Ireland’s Celtic tiger roars again – we’ve all read these headlines. Ireland’s rapid economic growth started in the 1990’s as part of its joining the European Union, and a lot of other important factors coming into alignment. Today, the transformation of one of Europe’s poorest countries to one with a robust and growing economy is an amazing story of transformation. So, I take a break from Germany and am eager to visit the land of the rising Celtic tiger!
I arrive in Dublin tired and grouchy after a long and delayed flight. What should have been an hour’s hop over continental Europe ends up being a seven hour nightmare. I hop into the first cab, eager to get to my hotel without any more adventures. My cab driver is an older gentleman who is just starting his shift. Irish charms prevail, and he has me chatting about my travels, my family and my work in no time. Actually, I have to confess that I’m thrilled to be speaking in English without hand-gestures and furious checking of my handy-dandy translator.
After a month of journeying through Spain and Germany, its great to see familiar faces. I meet staff from Eisenhower Fellowships, meet with alumni Philadelphia Fellows, 2007 USA fellows and the 2007 Multi-Nation Fellows. What we all share in common is our area of interest – urban challenges.

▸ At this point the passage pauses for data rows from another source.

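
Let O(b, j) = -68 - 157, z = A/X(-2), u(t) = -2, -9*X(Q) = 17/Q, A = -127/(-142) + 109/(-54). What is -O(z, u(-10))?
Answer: 225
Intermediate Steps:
A = -2155/1917 (A = -127*(-1/142) + 109*(-1/54) = 127/142 - 109/54 = -2155/1917 ≈ -1.1242)
X(Q) = -17/(9*Q)
z = -4310/3621 (z = -2155/(1917*((-17/9/(-2)))) = -2155/(1917*((-17/9*(-1/2)))) = -2155/(1917*17/18) = -2155/1917*18/17 = -4310/3621 ≈ -1.1903)
O(b, j) = -225
-O(z, u(-10)) = -1*(-225) = 225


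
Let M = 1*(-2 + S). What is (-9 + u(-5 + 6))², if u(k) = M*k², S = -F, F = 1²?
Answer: 144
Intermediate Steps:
F = 1
S = -1 (S = -1*1 = -1)
M = -3 (M = 1*(-2 - 1) = 1*(-3) = -3)
u(k) = -3*k²
(-9 + u(-5 + 6))² = (-9 - 3*(-5 + 6)²)² = (-9 - 3*1²)² = (-9 - 3*1)² = (-9 - 3)² = (-12)² = 144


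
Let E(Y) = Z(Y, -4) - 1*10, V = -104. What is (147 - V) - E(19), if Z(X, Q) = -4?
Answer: 265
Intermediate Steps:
E(Y) = -14 (E(Y) = -4 - 1*10 = -4 - 10 = -14)
(147 - V) - E(19) = (147 - 1*(-104)) - 1*(-14) = (147 + 104) + 14 = 251 + 14 = 265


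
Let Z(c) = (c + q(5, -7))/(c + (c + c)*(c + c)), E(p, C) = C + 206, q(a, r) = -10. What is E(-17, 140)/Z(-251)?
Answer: -87106538/261 ≈ -3.3374e+5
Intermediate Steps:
E(p, C) = 206 + C
Z(c) = (-10 + c)/(c + 4*c²) (Z(c) = (c - 10)/(c + (c + c)*(c + c)) = (-10 + c)/(c + (2*c)*(2*c)) = (-10 + c)/(c + 4*c²))
E(-17, 140)/Z(-251) = (206 + 140)/(((-10 - 251)/((-251)*(1 + 4*(-251))))) = 346/((-1/251*(-261)/(1 - 1004))) = 346/((-1/251*(-261)/(-1003))) = 346/((-1/251*(-1/1003)*(-261))) = 346/(-261/251753) = 346*(-251753/261) = -87106538/261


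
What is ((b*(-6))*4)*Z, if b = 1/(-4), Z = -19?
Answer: -114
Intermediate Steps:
b = -1/4 ≈ -0.25000
((b*(-6))*4)*Z = (-1/4*(-6)*4)*(-19) = ((3/2)*4)*(-19) = 6*(-19) = -114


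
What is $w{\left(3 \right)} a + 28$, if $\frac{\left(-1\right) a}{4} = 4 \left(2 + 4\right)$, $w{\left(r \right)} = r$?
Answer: $-260$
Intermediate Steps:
$a = -96$ ($a = - 4 \cdot 4 \left(2 + 4\right) = - 4 \cdot 4 \cdot 6 = \left(-4\right) 24 = -96$)
$w{\left(3 \right)} a + 28 = 3 \left(-96\right) + 28 = -288 + 28 = -260$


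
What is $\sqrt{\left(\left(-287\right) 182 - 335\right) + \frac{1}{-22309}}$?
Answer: $\frac{i \sqrt{26163143486998}}{22309} \approx 229.28 i$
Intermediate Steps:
$\sqrt{\left(\left(-287\right) 182 - 335\right) + \frac{1}{-22309}} = \sqrt{\left(-52234 - 335\right) - \frac{1}{22309}} = \sqrt{-52569 - \frac{1}{22309}} = \sqrt{- \frac{1172761822}{22309}} = \frac{i \sqrt{26163143486998}}{22309}$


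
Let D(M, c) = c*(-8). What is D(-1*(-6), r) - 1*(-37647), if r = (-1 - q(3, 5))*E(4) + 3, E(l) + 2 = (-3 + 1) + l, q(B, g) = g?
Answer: 37623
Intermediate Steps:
E(l) = -4 + l (E(l) = -2 + ((-3 + 1) + l) = -2 + (-2 + l) = -4 + l)
r = 3 (r = (-1 - 1*5)*(-4 + 4) + 3 = (-1 - 5)*0 + 3 = -6*0 + 3 = 0 + 3 = 3)
D(M, c) = -8*c
D(-1*(-6), r) - 1*(-37647) = -8*3 - 1*(-37647) = -24 + 37647 = 37623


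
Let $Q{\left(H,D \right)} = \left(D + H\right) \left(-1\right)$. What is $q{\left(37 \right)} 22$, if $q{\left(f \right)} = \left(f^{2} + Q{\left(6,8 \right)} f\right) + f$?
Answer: $19536$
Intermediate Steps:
$Q{\left(H,D \right)} = - D - H$
$q{\left(f \right)} = f^{2} - 13 f$ ($q{\left(f \right)} = \left(f^{2} + \left(\left(-1\right) 8 - 6\right) f\right) + f = \left(f^{2} + \left(-8 - 6\right) f\right) + f = \left(f^{2} - 14 f\right) + f = f^{2} - 13 f$)
$q{\left(37 \right)} 22 = 37 \left(-13 + 37\right) 22 = 37 \cdot 24 \cdot 22 = 888 \cdot 22 = 19536$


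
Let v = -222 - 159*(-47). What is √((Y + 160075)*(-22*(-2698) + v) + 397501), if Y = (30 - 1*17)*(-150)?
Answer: 8*√164572334 ≈ 1.0263e+5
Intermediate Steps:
v = 7251 (v = -222 + 7473 = 7251)
Y = -1950 (Y = (30 - 17)*(-150) = 13*(-150) = -1950)
√((Y + 160075)*(-22*(-2698) + v) + 397501) = √((-1950 + 160075)*(-22*(-2698) + 7251) + 397501) = √(158125*(59356 + 7251) + 397501) = √(158125*66607 + 397501) = √(10532231875 + 397501) = √10532629376 = 8*√164572334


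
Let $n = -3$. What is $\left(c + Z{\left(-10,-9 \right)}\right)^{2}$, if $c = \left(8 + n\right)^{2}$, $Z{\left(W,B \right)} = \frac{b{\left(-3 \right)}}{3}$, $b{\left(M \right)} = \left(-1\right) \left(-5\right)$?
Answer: $\frac{6400}{9} \approx 711.11$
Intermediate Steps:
$b{\left(M \right)} = 5$
$Z{\left(W,B \right)} = \frac{5}{3}$
$c = 25$ ($c = \left(8 - 3\right)^{2} = 5^{2} = 25$)
$\left(c + Z{\left(-10,-9 \right)}\right)^{2} = \left(25 + \frac{5}{3}\right)^{2} = \left(\frac{80}{3}\right)^{2} = \frac{6400}{9}$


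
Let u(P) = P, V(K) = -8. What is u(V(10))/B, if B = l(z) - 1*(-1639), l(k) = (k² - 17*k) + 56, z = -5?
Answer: -8/1805 ≈ -0.0044321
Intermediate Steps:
l(k) = 56 + k² - 17*k
B = 1805 (B = (56 + (-5)² - 17*(-5)) - 1*(-1639) = (56 + 25 + 85) + 1639 = 166 + 1639 = 1805)
u(V(10))/B = -8/1805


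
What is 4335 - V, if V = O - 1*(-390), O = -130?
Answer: 4075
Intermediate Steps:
V = 260 (V = -130 - 1*(-390) = -130 + 390 = 260)
4335 - V = 4335 - 1*260 = 4335 - 260 = 4075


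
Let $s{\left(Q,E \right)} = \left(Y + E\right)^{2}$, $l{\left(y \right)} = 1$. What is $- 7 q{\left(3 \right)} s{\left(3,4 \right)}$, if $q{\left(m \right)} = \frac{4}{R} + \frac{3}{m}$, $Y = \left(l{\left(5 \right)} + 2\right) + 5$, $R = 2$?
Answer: $-3024$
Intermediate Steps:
$Y = 8$ ($Y = \left(1 + 2\right) + 5 = 3 + 5 = 8$)
$q{\left(m \right)} = 2 + \frac{3}{m}$ ($q{\left(m \right)} = \frac{4}{2} + \frac{3}{m} = 4 \cdot \frac{1}{2} + \frac{3}{m} = 2 + \frac{3}{m}$)
$s{\left(Q,E \right)} = \left(8 + E\right)^{2}$
$- 7 q{\left(3 \right)} s{\left(3,4 \right)} = - 7 \left(2 + \frac{3}{3}\right) \left(8 + 4\right)^{2} = - 7 \left(2 + 3 \cdot \frac{1}{3}\right) 12^{2} = - 7 \left(2 + 1\right) 144 = \left(-7\right) 3 \cdot 144 = \left(-21\right) 144 = -3024$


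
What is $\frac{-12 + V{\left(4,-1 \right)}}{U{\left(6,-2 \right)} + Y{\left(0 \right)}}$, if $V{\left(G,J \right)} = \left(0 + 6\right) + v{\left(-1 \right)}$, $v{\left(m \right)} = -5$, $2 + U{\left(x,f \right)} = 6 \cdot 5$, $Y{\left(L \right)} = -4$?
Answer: $- \frac{11}{24} \approx -0.45833$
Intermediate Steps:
$U{\left(x,f \right)} = 28$ ($U{\left(x,f \right)} = -2 + 6 \cdot 5 = -2 + 30 = 28$)
$V{\left(G,J \right)} = 1$ ($V{\left(G,J \right)} = \left(0 + 6\right) - 5 = 6 - 5 = 1$)
$\frac{-12 + V{\left(4,-1 \right)}}{U{\left(6,-2 \right)} + Y{\left(0 \right)}} = \frac{-12 + 1}{28 - 4} = - \frac{11}{24}$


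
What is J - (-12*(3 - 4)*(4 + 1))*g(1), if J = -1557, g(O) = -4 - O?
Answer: -1257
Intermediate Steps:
J - (-12*(3 - 4)*(4 + 1))*g(1) = -1557 - (-12*(3 - 4)*(4 + 1))*(-4 - 1*1) = -1557 - (-(-12)*5)*(-4 - 1) = -1557 - (-12*(-5))*(-5) = -1557 - 60*(-5) = -1557 - 1*(-300) = -1557 + 300 = -1257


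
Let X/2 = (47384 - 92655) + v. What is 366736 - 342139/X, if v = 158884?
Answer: 83331612197/227226 ≈ 3.6673e+5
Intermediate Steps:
X = 227226 (X = 2*((47384 - 92655) + 158884) = 2*(-45271 + 158884) = 2*113613 = 227226)
366736 - 342139/X = 366736 - 342139/227226 = 83331612197/227226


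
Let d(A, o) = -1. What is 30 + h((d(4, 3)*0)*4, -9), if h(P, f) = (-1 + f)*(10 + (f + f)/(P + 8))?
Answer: -95/2 ≈ -47.500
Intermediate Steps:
h(P, f) = (-1 + f)*(10 + 2*f/(8 + P)) (h(P, f) = (-1 + f)*(10 + (2*f)/(8 + P)) = (-1 + f)*(10 + 2*f/(8 + P)))
30 + h((d(4, 3)*0)*4, -9) = 30 + 2*(-40 + (-9)² - 5*(-1*0)*4 + 39*(-9) + 5*(-1*0*4)*(-9))/(8 - 1*0*4) = 30 + 2*(-40 + 81 - 0*4 - 351 + 5*(0*4)*(-9))/(8 + 0*4) = 30 + 2*(-40 + 81 - 5*0 - 351 + 5*0*(-9))/(8 + 0) = 30 + 2*(-40 + 81 + 0 - 351 + 0)/8 = 30 + 2*(⅛)*(-310) = 30 - 155/2 = -95/2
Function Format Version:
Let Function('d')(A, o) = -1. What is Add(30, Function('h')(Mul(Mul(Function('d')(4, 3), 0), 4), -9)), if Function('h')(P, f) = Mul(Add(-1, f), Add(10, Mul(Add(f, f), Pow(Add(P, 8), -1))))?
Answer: Rational(-95, 2) ≈ -47.500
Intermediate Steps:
Function('h')(P, f) = Mul(Add(-1, f), Add(10, Mul(2, f, Pow(Add(8, P), -1)))) (Function('h')(P, f) = Mul(Add(-1, f), Add(10, Mul(Mul(2, f), Pow(Add(8, P), -1)))) = Mul(Add(-1, f), Add(10, Mul(2, f, Pow(Add(8, P), -1)))))
Add(30, Function('h')(Mul(Mul(Function('d')(4, 3), 0), 4), -9)) = Add(30, Mul(2, Pow(Add(8, Mul(Mul(-1, 0), 4)), -1), Add(-40, Pow(-9, 2), Mul(-5, Mul(Mul(-1, 0), 4)), Mul(39, -9), Mul(5, Mul(Mul(-1, 0), 4), -9)))) = Add(30, Mul(2, Pow(Add(8, Mul(0, 4)), -1), Add(-40, 81, Mul(-5, Mul(0, 4)), -351, Mul(5, Mul(0, 4), -9)))) = Add(30, Mul(2, Pow(Add(8, 0), -1), Add(-40, 81, Mul(-5, 0), -351, Mul(5, 0, -9)))) = Add(30, Mul(2, Pow(8, -1), Add(-40, 81, 0, -351, 0))) = Add(30, Mul(2, Rational(1, 8), -310)) = Add(30, Rational(-155, 2)) = Rational(-95, 2)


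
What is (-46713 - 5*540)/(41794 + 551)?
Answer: -16471/14115 ≈ -1.1669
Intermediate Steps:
(-46713 - 5*540)/(41794 + 551) = (-46713 - 2700)/42345 = -49413*1/42345 = -16471/14115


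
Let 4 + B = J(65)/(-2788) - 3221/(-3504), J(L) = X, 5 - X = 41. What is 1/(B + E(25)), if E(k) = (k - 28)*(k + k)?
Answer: -2442288/373835779 ≈ -0.0065330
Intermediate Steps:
X = -36 (X = 5 - 1*41 = 5 - 41 = -36)
J(L) = -36
E(k) = 2*k*(-28 + k) (E(k) = (-28 + k)*(2*k) = 2*k*(-28 + k))
B = -7492579/2442288 (B = -4 + (-36/(-2788) - 3221/(-3504)) = -4 + (-36*(-1/2788) - 3221*(-1/3504)) = -4 + (9/697 + 3221/3504) = -4 + 2276573/2442288 = -7492579/2442288 ≈ -3.0679)
1/(B + E(25)) = 1/(-7492579/2442288 + 2*25*(-28 + 25)) = 1/(-7492579/2442288 + 2*25*(-3)) = 1/(-7492579/2442288 - 150) = 1/(-373835779/2442288) = -2442288/373835779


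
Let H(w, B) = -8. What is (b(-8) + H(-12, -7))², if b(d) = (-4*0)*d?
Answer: 64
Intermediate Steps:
b(d) = 0 (b(d) = 0*d = 0)
(b(-8) + H(-12, -7))² = (0 - 8)² = (-8)² = 64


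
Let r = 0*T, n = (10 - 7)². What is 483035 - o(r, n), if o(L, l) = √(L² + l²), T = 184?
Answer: 483026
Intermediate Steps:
n = 9 (n = 3² = 9)
r = 0 (r = 0*184 = 0)
483035 - o(r, n) = 483035 - √(0² + 9²) = 483035 - √(0 + 81) = 483035 - √81 = 483035 - 1*9 = 483035 - 9 = 483026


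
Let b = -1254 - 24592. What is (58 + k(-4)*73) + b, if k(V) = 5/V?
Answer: -103517/4 ≈ -25879.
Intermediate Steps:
b = -25846
(58 + k(-4)*73) + b = (58 + (5/(-4))*73) - 25846 = (58 + (5*(-¼))*73) - 25846 = (58 - 5/4*73) - 25846 = (58 - 365/4) - 25846 = -133/4 - 25846 = -103517/4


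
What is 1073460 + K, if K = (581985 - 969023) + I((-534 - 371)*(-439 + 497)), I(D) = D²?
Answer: 2755886522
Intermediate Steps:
K = 2754813062 (K = (581985 - 969023) + ((-534 - 371)*(-439 + 497))² = -387038 + (-905*58)² = -387038 + (-52490)² = -387038 + 2755200100 = 2754813062)
1073460 + K = 1073460 + 2754813062 = 2755886522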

The conference is Dublin is a roaring success. I am inspired by the camaraderie among the Irish fellows organizing the conference. Great food, thoughtful conversations, fabulous entertainment, interesting perspectives on the development of Dublin, visits to new business enterprises and development projects. Some highlights include a visit to the Intel plant in Dublin that is part of the economic regeneration of the city. It’s an impressive workplace generating many higher paying jobs for the region. Another great Irish tradition - a visit to the Guiness Factory and Museum where we enjoyed the views from the towers and enjoyed a great reception and dinner. Amongst the notable guests at the event was the Prime Minister, Bertie Ahern (Yes, I did get a picture with him and will get a copy from the Eisenhower office when I get back). And finally a trip to a nearby castle and the oceanside.
In between the conference program, I had a chance to see Dublin – a bustling and vibrant city filled with loads of young folks. People are really friendly. Every time I consult my map, someone stops to ask if they can help, walks with me to the next destination and offers their perspective on local history, politics and the state of the world. Public spaces are much loved and used, and I was impressed to see how well the spaces are cared for and programmed. St. Stephens Green in the heart of Dublin, goes back to Medieval times. A local lord turned it into public park in the late 19th century. Its presence as part of the street grid is very interesting – the edges are filled with trees and shrubs that create a green envelope for the park. Once you get though this buffer, the park itself is a jewel. Graceful pathways, gorgeous water features, loads of history and amazing horticultural treats fill the park. Merrion Square is the grander public park, surrounded by Georgian homes, museums, upscale restaurants, and offices. one of Dublin's largest and grandest Georgian squares. The attractive central park features colorful flower and shrub beds, and a gorgeous lake in the middle. Much like St. Stephens Green, the park is hidden from its surrounds with thick vegetation, and is a treat to be discovered. Pheonix Park is a larger regional park in close to the city center. Its a beautiful bucolic landscape with rolling hills and expanses of meadows. Graceful tree lines mark the park boundaries. When Pope John Paul visited in the mid 1990's the giant cross was installed in his honor.The rolling meadows give a sense of expanse - its hard to believe that we are a few minutes from the city. We stop here briefly on the way to conference meetings, and I am tempted to get left behind!
The Docklands area is on the east side of the River Liffey in Dublin and has been a part of a massive redevelopment effort led by the Dublin Docklands Development Authority, created in 1997.
Since then the progress has been remarkable, including the relocation of the College of Ireland to a new, high tech ‘campus without walls’. It was great to walk around the area after listening to the city manager of Dublin and the head of the Development Authority paint the bleak picture of what existed before. Very impressive – and a great new connection to the river.
Would you believe, five days in Dublin and not a drop of rain!